With the FDA ‘walking point,’ they have tried mightily to achieve their monopolistic goals through regulations, by banning health books from health food stores, through ridiculous undercover sting operations, the falsification of scientific research, and worst of all, through guns-draw raids at holistic clinics and even health food stores. 


This is not America.

So once again — in the middle of the night — Dr. King played a pivotal role in my professional and personal life. His moral clarity helped align my values and put the struggle for medical freedom of choice into perspective. Oh, and by the way, since people love the title WE BECOME SILENT, it is only fitting to give credit where credit is due.


I am reminded of something that occurred during a screening of LET TRUTH BE THE BIAS in 1994. There’s a scene in the documentary where hordes of armed policemen—with batons at the ready and with the strength of a football team pushing a blocking ‘sled’ — thrust dozens of African Americans backwards. Elderly men, women and children are forced to the ground—and are trampled in the ensuing melee. While this scene was playing out, I heard someone comment rather loudly, “Hey, this guy must be a liberal” — as if showing the struggle for basic human rights was somehow a liberal issue.

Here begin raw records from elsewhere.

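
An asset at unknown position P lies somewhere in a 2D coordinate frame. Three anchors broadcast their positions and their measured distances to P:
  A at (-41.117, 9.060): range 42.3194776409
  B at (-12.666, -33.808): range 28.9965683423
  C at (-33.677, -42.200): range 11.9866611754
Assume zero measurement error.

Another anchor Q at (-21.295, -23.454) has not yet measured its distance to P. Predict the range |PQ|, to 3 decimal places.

22.599

eq1: (x + 41.117)² + (y − 9.060)² = 42.3194776409²
eq2: (x + 12.666)² + (y + 33.808)² = 28.9965683423²
eq3: (x + 33.677)² + (y + 42.200)² = 11.9866611754²
eq1−eq2, eq1−eq3 (x²,y² cancel):
  56.902·x − 85.736·y = 480.854343
  14.880·x − 102.520·y = 2789.547182
det = 56.902·-102.520 − -85.736·14.880 = -4557.841360
x = (480.854343·-102.520 − -85.736·2789.547182) / -4557.841360 = -41.657314
y = (56.902·2789.547182 − 480.854343·14.880) / -4557.841360 = -33.256028
|P − Q| = √((-41.657314 − -21.295)² + (-33.256028 − -23.454)²) = 22.598752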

Today, we should all humbly acknowledge that there is much more work to do. 

As a humanistic writer, I have often been compelled to take the path less traveled — to follow my innate sense of right and wrong. As one who vividly recalls the assassination of Dr. King in 1968, I can attest that many of the ideals he put forth during his short time on this planet are indelibly branded into my heart and soul. 

We should all honor Dr. King for blazing a peaceful trail to positive change. We can learn from not only his courage in challenging injustices, but from his unyielding vision of fairness and equality. “Life's most persistent and urgent question,” said Dr. King, “is, 'What are you doing for others?'”

Amen, Reverend Dr. King. Amen. 


Your words are an inspiration — on any day.